# 50% off clearance and blowout Costume Express



## Ghost of Spookie (Sep 28, 2008)

Thanks for posting, Kittyvibe. Had their newsletter in my mail but hadn't opened it yet and used it to pick up something I've held off on that I've wanted. Today is a preview day for people on their mailing list, so by signing up for their newsletters you get the jump on first come, first serve merchandise. _BTW the discount is only for their Sale and Clearance items._ The offer will probably be posted on their website tomorrow so the items will probably go fast.

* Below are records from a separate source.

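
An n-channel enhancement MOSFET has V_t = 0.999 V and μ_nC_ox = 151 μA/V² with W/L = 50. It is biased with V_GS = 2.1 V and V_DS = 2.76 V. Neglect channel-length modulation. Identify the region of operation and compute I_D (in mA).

Saturation; I_D = 4.58 mA

k_n = μ_nC_ox · (W/L) = 7.55 mA/V².
V_ov = V_GS − V_t = 2.1 − 0.999 = 1.1 V.
Since V_DS = 2.76 V ≥ V_ov = 1.1 V, the device is in saturation.
I_D = ½ k_n V_ov² = 0.5 × 7.55 × 1.1² = 4.58 mA.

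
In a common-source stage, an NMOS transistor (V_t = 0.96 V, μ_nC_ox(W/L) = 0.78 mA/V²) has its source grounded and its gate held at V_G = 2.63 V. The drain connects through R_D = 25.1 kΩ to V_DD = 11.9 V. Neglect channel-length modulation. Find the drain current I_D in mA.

V_GS = V_G = 2.63 V, so V_ov = 2.63 − 0.96 = 1.67 V.
Assume saturation: I_D = ½ k_n V_ov² = 0.5 × 0.78 × 1.67² = 1.09 mA, giving V_DS = V_DD − I_D R_D = 11.9 − 1.09 × 25.1 = -15.4 V.
But -15.4 V < V_ov = 1.67 V, so the device is actually in triode.
In triode I_D = k_n[V_ov V_DS − ½ V_DS²] and I_D = (V_DD − V_DS)/R_D. Equating: 9.79 V_DS² − 33.7 V_DS + 11.9 = 0, giving V_DS = 0.4 V (the root below V_ov).
I_D = (11.9 − 0.4) / 25.1 = 0.458 mA.

I_D = 0.458 mA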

Here's the details:

Use coupon code: _50SAVE to receive 50% off all clearance and closeout items._ Products eligible for 50% discount are denoted by these icons: within the product view pages found within the clearance sections of the site. _Coupon is good through 3/16/2011 @ 11:59pm CDT._ Coupon will be reflected as a 50% discount on clearance or closeout items on the checkout page. Coupon cannot be used in conjunction with other coupon offers. Coupon is non-negotiable. Not valid for prior purchases. We reserve the right to cancel any order due to unauthorized, altered, or ineligible use of a discount.


----------



## kittyvibe (Oct 27, 2008)

aye, I posted in the title what its eligible for  Thanks for going into more detail for those not on the mailing list. I wish there was a free shipping with certain purchase amount but alas there was not . Im very happy to have bought some things Ive had my eye on as well  I wished to buy more but was already busting my budget, maybe tomorrow when the payment clears on my cc Ill get the other stuff, if available still hehe.


----------